Vie des marchés
Les acheteurs publics ont de nouvelles règles à respecter pour toutes les procédures lancées depuis le 1er avril 2016. L’entrée en vigueur de l’ordonnance relative aux marchés publics et de son décret d’application, tous les deux instruments de transposition de la directive européenne de 2014, a été le grand sujet de ce premier semestre. Si les textes sont porteurs de nouveautés, les interprétations des services de l’État, et peut-être celles du juge lors du prochain semestre, les font s’approcher dans leur application des règles précédentes.
Le corpus de règles désormais applicable aux marchés publics et aux contrats de partenariat demande aux acheteurs publics de s’adapter dans l’élaboration de leurs procédures.
Avant même de procéder aux mesures de publicité, les acheteurs peuvent désormais recourir au sourcing – ou « études et échanges préalables avec les acheteurs publics » selon la terminologie du décret du 25 mars 2016 – qui est permis, à la condition sine qua non de respecter les principes fondamentaux de la commande publique.
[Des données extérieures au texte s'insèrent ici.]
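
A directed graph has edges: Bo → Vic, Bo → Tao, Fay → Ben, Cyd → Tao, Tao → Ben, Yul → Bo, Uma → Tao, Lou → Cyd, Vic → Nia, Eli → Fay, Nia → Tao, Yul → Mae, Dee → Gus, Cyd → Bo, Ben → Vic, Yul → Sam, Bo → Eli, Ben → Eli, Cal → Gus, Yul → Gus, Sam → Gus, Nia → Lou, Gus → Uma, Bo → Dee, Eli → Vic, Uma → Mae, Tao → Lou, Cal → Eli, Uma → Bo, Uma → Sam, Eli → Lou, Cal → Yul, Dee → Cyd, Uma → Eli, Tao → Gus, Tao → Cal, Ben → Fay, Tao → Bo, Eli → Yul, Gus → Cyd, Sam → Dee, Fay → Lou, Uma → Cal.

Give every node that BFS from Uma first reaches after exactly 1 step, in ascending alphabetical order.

Bo, Cal, Eli, Mae, Sam, Tao

Level 0: Uma
Level 1: Bo, Cal, Eli, Mae, Sam, Tao
Level 2: Ben, Dee, Fay, Gus, Lou, Vic, Yul
Level 3: Cyd, Nia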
L’ambition est de faciliter la formulation des spécifications techniques du marché. Dans ce cadre, les acheteurs pourront faire explicitement référence à des labels ou équivalents, pour ne pas restreindre l’accès à la commande publique.
L’allotissement, qui était déjà un principe dans le Code des marchés publics, conserve une place de poids dans l’ordonnance et le décret. La limitation du nombre de lots susceptibles d’être attribués à un seul candidat est explicitée alors que le droit de déroger à l’allotissement est strictement encadré : la pratique d’attribuer l’ensemble des lots à un seul candidat, aboutissant de facto à un marché global pourrait ainsi se réduire, au bénéfice des petites et moyennes entreprises.
La grande nouveauté en matière d’évolution des procédures ne vient pas du nouveau « code » : le décret du 17 septembre 2015 dispense de procédures de publicité et de mise en concurrence les marchés publics d’un montant inférieur à 25 000 euros hors taxes, sans dispenser l’acheteur d’une bonne gestion des deniers publics néanmoins.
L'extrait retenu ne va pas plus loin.